Minnesota Republicans on Saturday picked a new leader who says his party is out of intensive care and "actually ready for the rehab unit."

Keith Downey, a strategy and technology consultant and former state representative, was overwhelmingly elected to chair a party still vacillating between hope and despair. He pledged to unite Republicans and bring them back into power.

"What's the last thing that Democrats really really fear? It's a united Republican Party speaking the truth and getting out in front of the people of Minnesota. And that's what we are going to do," Downey told the 500 activists gathered in a Bloomington hotel convention room.

The task ahead is formidable. The party has yet to regain its top donors. The last election cost it every leadership post in state government, including control of the House and Senate. By Republicans' own admission, Democrats have outgunned them on technology and independent spending.

On the upside: The party has stabilized its finances over last year, is working to regain donors' trust and next faces a midterm election, which often benefits the party out of power.

It still owes about $1.7 million and has to pay out at least $30,000 a month just to service its debt, but unlike two years ago, it has a payment plan set up with creditors, party treasurer Bron Scherer said.

"We cleared away a lot of unpleasant underbrush. We reformed and restructured," said outgoing chairman Pat Shortridge, who led the party after the former chairman, Tony Sutton, abruptly quit in late 2011. "The party is better and I think he [Downey] has an opportunity to make it great once again. And great means winning elections."

When Shortridge took over, the party whose message revolved around fiscal responsibility had undisclosed financial troubles, legal problems and $2 million in debt. Now it has measures in place to make sure the holes are never dug that deeply again.

"We are sort of like the toddler," Shortridge said. "We are walking. We are a little uncertain at times, but we're on the way."

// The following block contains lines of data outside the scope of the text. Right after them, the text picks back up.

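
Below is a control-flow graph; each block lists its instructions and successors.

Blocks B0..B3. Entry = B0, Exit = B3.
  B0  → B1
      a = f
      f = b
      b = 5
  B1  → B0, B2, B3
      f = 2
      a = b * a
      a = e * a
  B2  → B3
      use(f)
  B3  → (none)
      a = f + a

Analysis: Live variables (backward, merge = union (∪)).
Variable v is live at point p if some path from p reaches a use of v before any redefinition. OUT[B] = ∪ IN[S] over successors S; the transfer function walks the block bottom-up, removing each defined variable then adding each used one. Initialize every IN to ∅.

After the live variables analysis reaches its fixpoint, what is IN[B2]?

Answer: {a, f}

Working:
Converged values:
  B0:   IN={b, e, f}   OUT={a, b, e}
  B1:   IN={a, b, e}   OUT={a, b, e, f}
  B2:   IN={a, f}   OUT={a, f}
  B3:   IN={a, f}   OUT={}

Merge at B2: OUT[B2] = IN[B3] = {a, f}
Applying B2's transfer function to that OUT value gives IN[B2] (row B2 above).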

In an echo-filled hotel conference room on Saturday, 500 delegates and alternates gave Downey their vote of confidence in the midst of their uncertainty.

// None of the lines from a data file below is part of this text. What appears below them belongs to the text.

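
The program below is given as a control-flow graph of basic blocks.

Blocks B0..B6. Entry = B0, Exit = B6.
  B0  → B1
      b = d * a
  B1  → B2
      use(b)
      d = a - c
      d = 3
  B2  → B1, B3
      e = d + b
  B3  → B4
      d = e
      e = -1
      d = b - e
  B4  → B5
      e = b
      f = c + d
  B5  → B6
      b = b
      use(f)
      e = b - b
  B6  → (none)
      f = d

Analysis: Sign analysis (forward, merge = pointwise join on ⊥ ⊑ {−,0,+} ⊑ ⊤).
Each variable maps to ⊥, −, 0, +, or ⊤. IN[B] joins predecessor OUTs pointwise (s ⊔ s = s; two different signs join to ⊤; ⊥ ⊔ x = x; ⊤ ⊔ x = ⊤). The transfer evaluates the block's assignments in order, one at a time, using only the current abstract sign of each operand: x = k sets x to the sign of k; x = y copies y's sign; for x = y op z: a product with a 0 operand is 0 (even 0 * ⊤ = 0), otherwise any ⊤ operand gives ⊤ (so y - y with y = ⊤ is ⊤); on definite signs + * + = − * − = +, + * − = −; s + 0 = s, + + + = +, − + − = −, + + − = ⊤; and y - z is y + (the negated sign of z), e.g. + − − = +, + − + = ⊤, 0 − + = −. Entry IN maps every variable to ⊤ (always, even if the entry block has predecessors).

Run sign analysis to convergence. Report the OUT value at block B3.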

"I think [Downey] can bring the party together," said Andrew Brevig, a Republican delegate from Stevens County. He said the party, "is in rebuilding mode. Kind of like the Vikings."

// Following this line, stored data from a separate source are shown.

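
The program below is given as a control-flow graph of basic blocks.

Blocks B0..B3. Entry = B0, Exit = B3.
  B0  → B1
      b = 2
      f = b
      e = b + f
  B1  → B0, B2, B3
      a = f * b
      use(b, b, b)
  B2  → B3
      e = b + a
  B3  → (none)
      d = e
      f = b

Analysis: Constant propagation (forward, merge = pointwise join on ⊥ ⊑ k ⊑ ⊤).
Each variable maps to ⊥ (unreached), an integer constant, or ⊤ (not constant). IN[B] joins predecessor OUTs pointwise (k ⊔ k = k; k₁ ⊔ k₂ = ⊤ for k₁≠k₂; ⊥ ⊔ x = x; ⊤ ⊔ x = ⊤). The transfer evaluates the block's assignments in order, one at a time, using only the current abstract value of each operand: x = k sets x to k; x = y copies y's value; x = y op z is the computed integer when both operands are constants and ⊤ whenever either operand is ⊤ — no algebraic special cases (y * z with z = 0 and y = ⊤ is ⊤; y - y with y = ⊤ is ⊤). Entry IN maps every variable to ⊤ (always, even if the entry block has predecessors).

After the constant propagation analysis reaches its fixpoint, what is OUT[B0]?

Answer: {a: ⊤, b: 2, c: ⊤, d: ⊤, e: 4, f: 2}

Trace:
Fixpoint table:
  B0: | IN=(all ⊤) | OUT={b:2, e:4, f:2; rest ⊤}
  B1: | IN={b:2, e:4, f:2; rest ⊤} | OUT={a:4, b:2, e:4, f:2; rest ⊤}
  B2: | IN={a:4, b:2, e:4, f:2; rest ⊤} | OUT={a:4, b:2, e:6, f:2; rest ⊤}
  B3: | IN={a:4, b:2, f:2; rest ⊤} | OUT={a:4, b:2, f:2; rest ⊤}

Merge at B0 (entry node, so the boundary value (all ⊤) is joined with the incoming edge(s)): IN[B0] = (all ⊤) ⊔ OUT[B1] = {a: ⊤, b: ⊤, c: ⊤, d: ⊤, e: ⊤, f: ⊤}
Applying B0's transfer function to that IN value gives OUT[B0] (row B0 above).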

But the way forward will not be the way it was.

The party "will be significantly less important than it has been historically," said Pat Anderson, a former Republican National committeewoman.

Once a hierarchical organization that placed a high value on party discipline and loyalty, Republicans here and nationally are in flux, with messy infighting, factions and disunity that rivals that of Democrats.

In 2010 Republicans took over the Legislature, but lost the governor's seat. In 2012 they lost another U.S. Senate race and control of the Legislature, sweeping away the gains of two years earlier. The presidential contest further fractured the party, with activists loudly backing libertarian Ron Paul long after it was clear Mitt Romney would become the nominee.

Sore feelings from those troubles persist.

Bill Paulsen, one of Downey's opponents for chair, stressed in his campaign the need to listen to grass-roots activists and repeatedly upbraided the national party for its 2012 convention rules, which hurt Paul fans' ability to be heard.

"I say no to those who would silence our voice and exclude us from the process," Paulsen said. He received 72 votes to Downey's 228. Activists Bonn Clayton and Don Allen also ran.

Downey said he would work to bring all into the party.

"I'm pretty done with the word 'factions.' I'm not real into hyphenated Americans. And I'm not really into hyphenated Republicans," said Downey, who ran for the state Senate last year.

Meanwhile, groups outside the traditional Republican Party structure are gaining power.

Former U.S. Sen. Norm Coleman has joined with former state Rep. Laura Brod to create the Minnesota Action Network.

"The traditional vehicle for providing grass-roots efforts for center-right candidates [has] been through a party but, in this day and age, there are efforts that go beyond parties," Coleman said last month.

The state group, an offshoot of the well-heeled American Action Network, released a survey detailing what's on Minnesotans' minds. The results: The DFL has a significant advantage, particularly among women. The survey found that only 15 percent of Minnesotans said the GOP understands "the issues facing the middle class," compared to 38 percent who said Democrats did.

The recently formed Minnesota Jobs Coalition has also been making its mark — sending out news releases and showing up at meetings to track Democrats' every word.

"We sensed there was a void or a vacuum on our side and our group has successfully filled that," said Ben Golnik, a former executive director of the state party who now leads the Jobs Coalition.

Over the past two election cycles, Democrats built up a system in which the party, outside groups and legislative committees work together as much as the law allows. Republicans have had nothing of that magnitude in Minnesota and their outside groups have not fared well.

"We need entities in that world and it's great that they're cropping up," Shortridge said.

Meanwhile, no high-profile Republican has stepped up to run against U.S. Sen. Al Franken or Gov. Mark Dayton, both of whom are up for re-election next year. Although many Republicans have considering running for governor, few have declared more than a passing interest in taking on Franken.

Whoever runs may end up facing a Republican primary.

Shortridge, the outgoing party chair, said that might not be a bad thing.

"You go from talking to 2,000 Republican activists to 3 million general election voters," he said. "You have to go so big so fast, it is almost an impossibility."

Downey said his hope is to make GOP endorsement so powerful that candidates would be ill advised to run against it.

"The full capability of the Republican Party, as it exists at that time, will be deployed to support our endorsed candidates," he said.